DeJesus’ sister has been his advocate during his time in prison. She has expressed disappointment in the justice system over her brother’s sentencing because he was a first-time nonviolent offender who, in his time in prison, “paid his dues.” Albright shared that by telling this story with the Calvin community, she hopes “students will call or write to Governor Whitmer asking her to grant Rafael pardon so that he can stay in this country with his family, friends and community of faith.”

Albright stressed that in a country of opportunity and second chances, she feels that her brother deserves a second chance at redemption to continue his studies as a man of faith. If DeJesus is deported, “[he] is being sent to a place where he would be homeless and has no family. His life, family and community are here.”

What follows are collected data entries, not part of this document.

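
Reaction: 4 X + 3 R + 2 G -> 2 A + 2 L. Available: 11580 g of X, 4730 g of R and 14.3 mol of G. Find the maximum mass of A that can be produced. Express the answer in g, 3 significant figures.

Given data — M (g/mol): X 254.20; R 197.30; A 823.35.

11800 g

n(X) = 11580 / 254.20 = 45.55 mol
n(R) = 4730 / 197.30 = 23.97 mol
n(G) = 14.30 mol
n/ν for X = 45.55/4 = 11.39
n/ν for R = 23.97/3 = 7.990
n/ν for G = 14.30/2 = 7.150
Smallest n/ν is G → limiting reagent.
n(A) = (2/2) × 14.30 = 14.30 mol
mass = 14.30 × 823.35 = 11770 g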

DeJesus’ parents have both passed away. His mother continually fought for her son in her life and now Albright continues the fight for her brother’s freedom.

DeJesus intended to enroll at Calvin upon his release prior to being detained by ICE, to continue his education in an offer that was extended through the CPI. Albright continues to fight for her brother and seek justice for DeJesus. She expressed that she is “grateful that Calvin College gave Rafael an opportunity in life.”